- Theatrical release poster
- Spanish: El idioma imposible
- Directed by: Rodrigo Rodero
- Screenplay by: Michel Gaztambide; Rodrigo Rodero;
- Based on: El idioma imposible by Francisco Casavella
- Produced by: Raquel Colera; Xabier Berzosa; Iñigo Obeso;
- Starring: Andrés Gertrúdix; Irene Escolar; Helena Miquel; Isabel Ampudia; Tony Zenet; Juanlu Escudero; Karra Elejalde;
- Cinematography: Luis Bellido
- Edited by: Fernando Franco
- Music by: José Sánchez-Sanz
- Production companies: Skapada Films; Irusoin; Pato Films; Marela Films; Encanta Films;
- Distributed by: Barton Films
- Release dates: 20 April 2010 (Málaga); 26 November 2010 (Spain);
- Country: Spain
- Language: Spanish

= The Impossible Language =

The Impossible Language (El idioma imposible) is a 2010 Spanish drama film directed by Rodrigo Rodero from a screenplay by Rodero and Michel Gaztambide based on the novel by Francisco Casavella which stars Andrés Gertrúdix, Irene Escolar, and Helena Miquel.

== Plot ==
Set in 1980 in El Raval, the plot follows drug dealer Fernando, who comes across self-destructive and heroin-addicted Elsa, whom with he enters a relationship.
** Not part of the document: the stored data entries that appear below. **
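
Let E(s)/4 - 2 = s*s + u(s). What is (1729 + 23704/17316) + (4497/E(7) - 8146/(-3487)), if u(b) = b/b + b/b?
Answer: 5612863753187/3200187276 ≈ 1753.9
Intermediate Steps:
u(b) = 2 (u(b) = 1 + 1 = 2)
E(s) = 16 + 4*s**2 (E(s) = 8 + 4*(s*s + 2) = 8 + 4*(s**2 + 2) = 8 + 4*(2 + s**2) = 8 + (8 + 4*s**2) = 16 + 4*s**2)
(1729 + 23704/17316) + (4497/E(7) - 8146/(-3487)) = (1729 + 23704/17316) + (4497/(16 + 4*7**2) - 8146/(-3487)) = (1729 + 23704*(1/17316)) + (4497/(16 + 4*49) - 8146*(-1/3487)) = (1729 + 5926/4329) + (4497/(16 + 196) + 8146/3487) = 7490767/4329 + (4497/212 + 8146/3487) = 7490767/4329 + 17407991/739244 = 5612863753187/3200187276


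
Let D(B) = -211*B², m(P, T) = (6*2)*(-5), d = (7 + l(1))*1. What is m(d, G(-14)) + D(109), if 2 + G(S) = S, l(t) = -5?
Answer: -2506951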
Fascinated by her, Fernando abandons her nonetheless and begins a relationship with artist Victoria.

== Production ==
The screenplay was penned by Michel Gaztambide and Rodrigo Rodero. It adapts Francisco Casavella's novel El idioma imposible, part of the book trilogy El día del Watusi. The film is a Skapada Films, Irusoin, Pato Films, Marela Films, and Encanta Films production, with backing from ETB, TV3, ICAA, and Junta de Comunidades de Castilla-La Mancha. Shooting locations included Barcelona, Girona, and Madrid.

== Release ==
The film was presented at the Málaga Film Festival on 20 April 2010. Distributed by Barton Films, it was released theatrically in Spain on 26 November 2010.

== Reception ==
Jonathan Holland of Variety deemed The Impossible Language to be "a striking if uneven first film for Rodrigo Rodero", with a "quietly seductive" "blend of grunge and lyricism".